Should be working January 29, 2015 at 11:56 am

This is an “inspirational” profile, highest D, high I, very low S and C. (The number of bullets has nothing to do with it, it’s WHAT they say in those phrases that matters.) You can look it up.

This is the profile that our motivating/energetic/leader AP had, and a lot of them have this. If you study the descriptions in more detail, you will see that this profile also can be defiant, tactless, and if persuasion doesn’t work will try more direct methods of influence (like insistence and threats).

We loved our “inspirational” AP, and she got our kids out doing great outings, had excellent initiative in doing projects and things with them, and she loved us passionately; but she was very stubborn and got into conflicts with our preteen daughter in which she said some unkind things (including “I would never want you for a daughter”).

I would consider this profile if I had good evidence that the person had learned how to be tactful and gentle.

TexasHM January 29, 2015 at 12:46 pm

Got it ok great. Now I am super interested in how much culture influences this too. Meaning she is from South Africa which in my personal experience, tends to be a VERY respectful/gracious culture (of authority, very gracious houseguest, etc). In interviewing I used open ended questions and scenarios to ferret out how she would react and didn’t see any sign of defiance. If anything I worried that maybe she would be so respectful of us that she would come to me for approval on everything but I am guessing from your description that I won’t have to worry about this as much. I also worried that perhaps her parents were influencing her match/arrival timeframes because they did ask to speak to us in interviewing (never had that before but in fairness these are the first English speaking AP parents we have encountered) and they did ask about an earlier arrival (weeks nothing major) and I asked the AP (gently) if they were calling the shots. She respectfully replied that while it is unusual perhaps for people in her age range to consult their parents she feels like they have a lot of life experience and advice (whether she takes it or not) that could be beneficial and they know her very well (strengths and weaknesses) so she didn’t see the harm in including them in the process to get their feedback as well on whether we would be a good fit and what (if anything) might be red flags for either side (they didn’t come up with any other than it being hard work in general – but she worked for a catering company in the summers doing 12-14 hour days and setups/serving/breakdowns/packup-heavy lifting so I think she will be fine).
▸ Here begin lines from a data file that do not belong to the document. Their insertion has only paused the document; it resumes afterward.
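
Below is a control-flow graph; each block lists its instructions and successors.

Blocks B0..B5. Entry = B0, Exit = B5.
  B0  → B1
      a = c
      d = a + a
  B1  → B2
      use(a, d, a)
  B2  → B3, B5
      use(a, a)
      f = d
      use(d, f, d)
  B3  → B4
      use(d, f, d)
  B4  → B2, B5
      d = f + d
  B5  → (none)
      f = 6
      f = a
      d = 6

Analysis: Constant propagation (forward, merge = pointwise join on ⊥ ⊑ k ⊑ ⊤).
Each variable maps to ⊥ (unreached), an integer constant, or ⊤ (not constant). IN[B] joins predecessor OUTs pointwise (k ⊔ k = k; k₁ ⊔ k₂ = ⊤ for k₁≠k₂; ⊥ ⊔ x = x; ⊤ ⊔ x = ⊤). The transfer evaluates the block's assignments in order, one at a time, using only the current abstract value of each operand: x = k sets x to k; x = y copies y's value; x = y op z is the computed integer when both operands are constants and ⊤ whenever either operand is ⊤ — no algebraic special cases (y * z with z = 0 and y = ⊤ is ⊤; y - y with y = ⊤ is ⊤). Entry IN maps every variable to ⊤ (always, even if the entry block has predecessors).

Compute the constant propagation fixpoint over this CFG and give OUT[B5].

Converged values:
  B0:   IN=(all ⊤)   OUT=(all ⊤)
  B1:   IN=(all ⊤)   OUT=(all ⊤)
  B2:   IN=(all ⊤)   OUT=(all ⊤)
  B3:   IN=(all ⊤)   OUT=(all ⊤)
  B4:   IN=(all ⊤)   OUT=(all ⊤)
  B5:   IN=(all ⊤)   OUT={d:6; rest ⊤}

Merge at B5: IN[B5] = OUT[B2] ⊔ OUT[B4] = {a: ⊤, b: ⊤, c: ⊤, d: ⊤, e: ⊤, f: ⊤}
Applying B5's transfer function to that IN value gives OUT[B5] (row B5 above).

Answer: {a: ⊤, b: ⊤, c: ⊤, d: 6, e: ⊤, f: ⊤}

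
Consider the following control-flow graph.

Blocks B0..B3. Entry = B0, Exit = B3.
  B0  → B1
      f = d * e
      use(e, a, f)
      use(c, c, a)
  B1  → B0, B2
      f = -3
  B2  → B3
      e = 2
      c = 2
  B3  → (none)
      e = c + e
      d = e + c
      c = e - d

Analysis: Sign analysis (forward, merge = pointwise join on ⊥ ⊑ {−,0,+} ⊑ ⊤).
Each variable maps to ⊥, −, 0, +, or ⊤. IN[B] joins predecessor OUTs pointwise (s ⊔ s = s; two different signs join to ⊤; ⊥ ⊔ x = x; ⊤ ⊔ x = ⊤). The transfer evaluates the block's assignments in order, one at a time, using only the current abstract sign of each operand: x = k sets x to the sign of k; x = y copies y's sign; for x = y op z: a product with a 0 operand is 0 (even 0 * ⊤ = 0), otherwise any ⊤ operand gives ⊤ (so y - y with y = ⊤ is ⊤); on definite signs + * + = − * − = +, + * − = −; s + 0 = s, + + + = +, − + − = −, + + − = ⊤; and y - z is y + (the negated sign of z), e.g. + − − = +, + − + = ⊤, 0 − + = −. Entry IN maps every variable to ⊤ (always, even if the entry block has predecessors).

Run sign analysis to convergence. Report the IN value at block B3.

Converged values:
  B0: | IN=(all ⊤) | OUT=(all ⊤)
  B1: | IN=(all ⊤) | OUT={f:-; rest ⊤}
  B2: | IN={f:-; rest ⊤} | OUT={c:+, e:+, f:-; rest ⊤}
  B3: | IN={c:+, e:+, f:-; rest ⊤} | OUT={d:+, e:+, f:-; rest ⊤}

Merge at B3: IN[B3] = OUT[B2] = {a: ⊤, b: ⊤, c: +, d: ⊤, e: +, f: -}

Answer: {a: ⊤, b: ⊤, c: +, d: ⊤, e: +, f: -}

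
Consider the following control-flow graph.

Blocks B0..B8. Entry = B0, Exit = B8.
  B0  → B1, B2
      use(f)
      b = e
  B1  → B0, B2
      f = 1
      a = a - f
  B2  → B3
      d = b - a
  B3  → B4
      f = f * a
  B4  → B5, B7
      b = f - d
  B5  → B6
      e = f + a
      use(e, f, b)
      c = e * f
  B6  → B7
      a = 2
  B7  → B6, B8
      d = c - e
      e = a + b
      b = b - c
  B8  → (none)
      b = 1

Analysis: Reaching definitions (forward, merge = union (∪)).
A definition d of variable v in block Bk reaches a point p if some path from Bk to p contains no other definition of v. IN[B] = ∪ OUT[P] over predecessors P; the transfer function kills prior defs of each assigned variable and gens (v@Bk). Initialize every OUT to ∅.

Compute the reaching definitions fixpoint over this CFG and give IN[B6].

Converged values:
  B0:  IN={a@B1, b@B0, f@B1}  OUT={a@B1, b@B0, f@B1}
  B1:  IN={a@B1, b@B0, f@B1}  OUT={a@B1, b@B0, f@B1}
  B2:  IN={a@B1, b@B0, f@B1}  OUT={a@B1, b@B0, d@B2, f@B1}
  B3:  IN={a@B1, b@B0, d@B2, f@B1}  OUT={a@B1, b@B0, d@B2, f@B3}
  B4:  IN={a@B1, b@B0, d@B2, f@B3}  OUT={a@B1, b@B4, d@B2, f@B3}
  B5:  IN={a@B1, b@B4, d@B2, f@B3}  OUT={a@B1, b@B4, c@B5, d@B2, e@B5, f@B3}
  B6:  IN={a@B1, a@B6, b@B4, b@B7, c@B5, d@B2, d@B7, e@B5, e@B7, f@B3}  OUT={a@B6, b@B4, b@B7, c@B5, d@B2, d@B7, e@B5, e@B7, f@B3}
  B7:  IN={a@B1, a@B6, b@B4, b@B7, c@B5, d@B2, d@B7, e@B5, e@B7, f@B3}  OUT={a@B1, a@B6, b@B7, c@B5, d@B7, e@B7, f@B3}
  B8:  IN={a@B1, a@B6, b@B7, c@B5, d@B7, e@B7, f@B3}  OUT={a@B1, a@B6, b@B8, c@B5, d@B7, e@B7, f@B3}

Merge at B6: IN[B6] = OUT[B5] ⊔ OUT[B7] = {a@B1, a@B6, b@B4, b@B7, c@B5, d@B2, d@B7, e@B5, e@B7, f@B3}

Answer: {a@B1, a@B6, b@B4, b@B7, c@B5, d@B2, d@B7, e@B5, e@B7, f@B3}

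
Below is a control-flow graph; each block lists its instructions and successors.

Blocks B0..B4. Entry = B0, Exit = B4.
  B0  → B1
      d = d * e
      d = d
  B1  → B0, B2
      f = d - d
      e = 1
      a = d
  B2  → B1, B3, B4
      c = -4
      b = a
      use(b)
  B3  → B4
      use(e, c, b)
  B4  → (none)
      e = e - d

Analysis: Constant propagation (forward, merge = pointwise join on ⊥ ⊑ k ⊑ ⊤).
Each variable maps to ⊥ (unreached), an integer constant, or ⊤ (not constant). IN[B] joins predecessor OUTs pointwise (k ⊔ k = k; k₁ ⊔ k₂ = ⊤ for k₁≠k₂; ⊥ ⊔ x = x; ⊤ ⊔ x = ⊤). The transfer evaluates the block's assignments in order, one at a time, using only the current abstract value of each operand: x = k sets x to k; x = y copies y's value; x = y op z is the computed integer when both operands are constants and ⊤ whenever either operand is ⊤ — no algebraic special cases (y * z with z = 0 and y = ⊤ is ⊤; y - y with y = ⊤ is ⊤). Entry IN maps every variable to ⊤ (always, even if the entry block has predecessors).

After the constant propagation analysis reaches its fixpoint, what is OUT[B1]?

Converged values:
  B0: | IN=(all ⊤) | OUT=(all ⊤)
  B1: | IN=(all ⊤) | OUT={e:1; rest ⊤}
  B2: | IN={e:1; rest ⊤} | OUT={c:-4, e:1; rest ⊤}
  B3: | IN={c:-4, e:1; rest ⊤} | OUT={c:-4, e:1; rest ⊤}
  B4: | IN={c:-4, e:1; rest ⊤} | OUT={c:-4; rest ⊤}

Merge at B1: IN[B1] = OUT[B0] ⊔ OUT[B2] = {a: ⊤, b: ⊤, c: ⊤, d: ⊤, e: ⊤, f: ⊤}
Applying B1's transfer function to that IN value gives OUT[B1] (row B1 above).

Answer: {a: ⊤, b: ⊤, c: ⊤, d: ⊤, e: 1, f: ⊤}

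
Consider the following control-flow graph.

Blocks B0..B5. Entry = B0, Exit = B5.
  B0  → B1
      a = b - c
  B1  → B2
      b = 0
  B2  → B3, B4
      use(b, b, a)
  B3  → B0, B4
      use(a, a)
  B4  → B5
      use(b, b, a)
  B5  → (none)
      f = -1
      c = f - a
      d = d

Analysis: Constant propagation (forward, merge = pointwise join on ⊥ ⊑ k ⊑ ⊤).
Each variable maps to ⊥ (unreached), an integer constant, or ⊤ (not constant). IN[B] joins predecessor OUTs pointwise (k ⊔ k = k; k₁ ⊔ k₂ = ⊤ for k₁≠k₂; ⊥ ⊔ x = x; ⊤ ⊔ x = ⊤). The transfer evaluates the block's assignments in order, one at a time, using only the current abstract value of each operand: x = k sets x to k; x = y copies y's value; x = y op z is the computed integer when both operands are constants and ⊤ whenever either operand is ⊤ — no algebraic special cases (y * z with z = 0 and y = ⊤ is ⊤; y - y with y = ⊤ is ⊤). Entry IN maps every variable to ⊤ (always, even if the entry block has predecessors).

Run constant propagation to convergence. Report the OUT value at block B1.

Fixpoint table:
  B0:   IN=(all ⊤)   OUT=(all ⊤)
  B1:   IN=(all ⊤)   OUT={b:0; rest ⊤}
  B2:   IN={b:0; rest ⊤}   OUT={b:0; rest ⊤}
  B3:   IN={b:0; rest ⊤}   OUT={b:0; rest ⊤}
  B4:   IN={b:0; rest ⊤}   OUT={b:0; rest ⊤}
  B5:   IN={b:0; rest ⊤}   OUT={b:0, f:-1; rest ⊤}

Merge at B1: IN[B1] = OUT[B0] = {a: ⊤, b: ⊤, c: ⊤, d: ⊤, e: ⊤, f: ⊤}
Applying B1's transfer function to that IN value gives OUT[B1] (row B1 above).

Answer: {a: ⊤, b: 0, c: ⊤, d: ⊤, e: ⊤, f: ⊤}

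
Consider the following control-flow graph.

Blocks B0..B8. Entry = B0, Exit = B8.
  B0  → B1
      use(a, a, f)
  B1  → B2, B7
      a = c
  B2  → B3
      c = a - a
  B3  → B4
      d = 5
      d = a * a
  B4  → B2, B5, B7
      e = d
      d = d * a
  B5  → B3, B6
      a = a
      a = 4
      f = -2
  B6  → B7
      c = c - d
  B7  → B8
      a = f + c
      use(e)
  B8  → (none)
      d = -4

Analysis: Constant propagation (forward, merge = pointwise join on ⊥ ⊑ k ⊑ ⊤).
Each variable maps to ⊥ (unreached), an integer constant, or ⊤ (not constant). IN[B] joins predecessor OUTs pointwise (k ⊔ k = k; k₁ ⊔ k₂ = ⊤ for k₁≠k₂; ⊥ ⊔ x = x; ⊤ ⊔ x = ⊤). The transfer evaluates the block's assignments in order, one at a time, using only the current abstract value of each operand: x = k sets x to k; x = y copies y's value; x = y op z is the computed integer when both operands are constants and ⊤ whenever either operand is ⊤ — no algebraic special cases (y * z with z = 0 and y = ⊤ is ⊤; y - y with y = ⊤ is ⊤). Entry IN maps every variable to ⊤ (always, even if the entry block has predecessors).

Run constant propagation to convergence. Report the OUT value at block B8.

Converged values:
  B0:   IN=(all ⊤)   OUT=(all ⊤)
  B1:   IN=(all ⊤)   OUT=(all ⊤)
  B2:   IN=(all ⊤)   OUT=(all ⊤)
  B3:   IN=(all ⊤)   OUT=(all ⊤)
  B4:   IN=(all ⊤)   OUT=(all ⊤)
  B5:   IN=(all ⊤)   OUT={a:4, f:-2; rest ⊤}
  B6:   IN={a:4, f:-2; rest ⊤}   OUT={a:4, f:-2; rest ⊤}
  B7:   IN=(all ⊤)   OUT=(all ⊤)
  B8:   IN=(all ⊤)   OUT={d:-4; rest ⊤}

Merge at B8: IN[B8] = OUT[B7] = {a: ⊤, b: ⊤, c: ⊤, d: ⊤, e: ⊤, f: ⊤}
Applying B8's transfer function to that IN value gives OUT[B8] (row B8 above).

Answer: {a: ⊤, b: ⊤, c: ⊤, d: -4, e: ⊤, f: ⊤}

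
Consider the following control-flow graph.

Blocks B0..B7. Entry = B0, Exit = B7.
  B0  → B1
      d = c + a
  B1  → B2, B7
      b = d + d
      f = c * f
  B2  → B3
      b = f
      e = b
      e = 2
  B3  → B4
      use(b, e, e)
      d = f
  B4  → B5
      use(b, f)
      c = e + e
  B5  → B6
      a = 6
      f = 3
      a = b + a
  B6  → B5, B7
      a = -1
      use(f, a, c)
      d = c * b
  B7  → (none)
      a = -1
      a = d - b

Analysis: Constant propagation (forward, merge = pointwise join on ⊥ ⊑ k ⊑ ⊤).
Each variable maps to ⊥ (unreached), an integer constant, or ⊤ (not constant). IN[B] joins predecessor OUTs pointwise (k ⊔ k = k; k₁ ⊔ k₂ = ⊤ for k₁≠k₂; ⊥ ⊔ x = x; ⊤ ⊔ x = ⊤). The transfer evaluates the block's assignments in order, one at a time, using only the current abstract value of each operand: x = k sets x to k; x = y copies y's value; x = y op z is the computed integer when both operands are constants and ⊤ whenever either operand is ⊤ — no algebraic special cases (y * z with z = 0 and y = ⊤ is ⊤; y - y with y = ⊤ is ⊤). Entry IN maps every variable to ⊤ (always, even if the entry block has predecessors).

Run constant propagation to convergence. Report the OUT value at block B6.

Converged values:
  B0:   IN=(all ⊤)   OUT=(all ⊤)
  B1:   IN=(all ⊤)   OUT=(all ⊤)
  B2:   IN=(all ⊤)   OUT={e:2; rest ⊤}
  B3:   IN={e:2; rest ⊤}   OUT={e:2; rest ⊤}
  B4:   IN={e:2; rest ⊤}   OUT={c:4, e:2; rest ⊤}
  B5:   IN={c:4, e:2; rest ⊤}   OUT={c:4, e:2, f:3; rest ⊤}
  B6:   IN={c:4, e:2, f:3; rest ⊤}   OUT={a:-1, c:4, e:2, f:3; rest ⊤}
  B7:   IN=(all ⊤)   OUT=(all ⊤)

Merge at B6: IN[B6] = OUT[B5] = {a: ⊤, b: ⊤, c: 4, d: ⊤, e: 2, f: 3}
Applying B6's transfer function to that IN value gives OUT[B6] (row B6 above).

Answer: {a: -1, b: ⊤, c: 4, d: ⊤, e: 2, f: 3}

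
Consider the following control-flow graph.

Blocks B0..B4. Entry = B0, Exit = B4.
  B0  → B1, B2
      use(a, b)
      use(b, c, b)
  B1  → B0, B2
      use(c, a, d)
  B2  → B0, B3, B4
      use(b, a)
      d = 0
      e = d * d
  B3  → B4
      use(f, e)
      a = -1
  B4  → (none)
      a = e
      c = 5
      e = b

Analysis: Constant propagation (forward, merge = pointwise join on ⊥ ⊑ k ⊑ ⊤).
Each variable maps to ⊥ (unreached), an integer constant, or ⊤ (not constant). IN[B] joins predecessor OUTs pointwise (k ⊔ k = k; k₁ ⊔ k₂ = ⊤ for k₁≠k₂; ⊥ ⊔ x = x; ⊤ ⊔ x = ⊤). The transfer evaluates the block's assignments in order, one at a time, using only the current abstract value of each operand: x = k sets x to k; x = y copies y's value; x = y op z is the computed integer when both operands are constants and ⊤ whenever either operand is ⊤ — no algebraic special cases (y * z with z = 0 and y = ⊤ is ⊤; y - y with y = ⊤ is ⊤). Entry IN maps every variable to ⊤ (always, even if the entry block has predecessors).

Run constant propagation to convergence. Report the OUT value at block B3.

Answer: {a: -1, b: ⊤, c: ⊤, d: 0, e: 0, f: ⊤}

Derivation:
Fixpoint table:
  B0:   IN=(all ⊤)   OUT=(all ⊤)
  B1:   IN=(all ⊤)   OUT=(all ⊤)
  B2:   IN=(all ⊤)   OUT={d:0, e:0; rest ⊤}
  B3:   IN={d:0, e:0; rest ⊤}   OUT={a:-1, d:0, e:0; rest ⊤}
  B4:   IN={d:0, e:0; rest ⊤}   OUT={a:0, c:5, d:0; rest ⊤}

Merge at B3: IN[B3] = OUT[B2] = {a: ⊤, b: ⊤, c: ⊤, d: 0, e: 0, f: ⊤}
Applying B3's transfer function to that IN value gives OUT[B3] (row B3 above).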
Interesting sidenote though – I took the DiSC and got the following percentages:
D – 43%, I – 33%, S – 19%, C – 5% so does that mean that I am an inspirational profile as well? And if so, is that good or bad to have the same profile as your AP? Ok now I am going to ask my previous APs take this so I can see where they were.

Should be working January 29, 2015 at 1:17 pm

Sometimes it is fine to have the same profile as the AP, there are websites out there (for free) that do describe how different combinations of profiles work together. As one poster above said, it is SO helpful to know why they react the way they do and what motivates and de-motivates and frightens them–it really is great because different people DO have different motivations and different fears.

My husband is high I (sociable) and low everything else. We had an au pair with the same profile as his. I discovered–once she was settled–that indeed the website’s prediction for combining two of this profile was accurate: “They will get along well, and spend SO much time talking that the danger is that no work will get done” (!!).

More than once DH woke up grumbling because he had stayed up into the wee hours talking with the au pair about nothing in particular!!

TexasHM January 29, 2015 at 1:37 pm

That’s so funny. Interesting! Ok I am going to cave and buy the full report and study this a little more. Could this finally be the magic answer? (Solid interview process + personality profile = great match every time?!). If you don’t mind me asking SBW, how is your track record? Have you always used the disc profile and if not, have you found having it has made your matches better?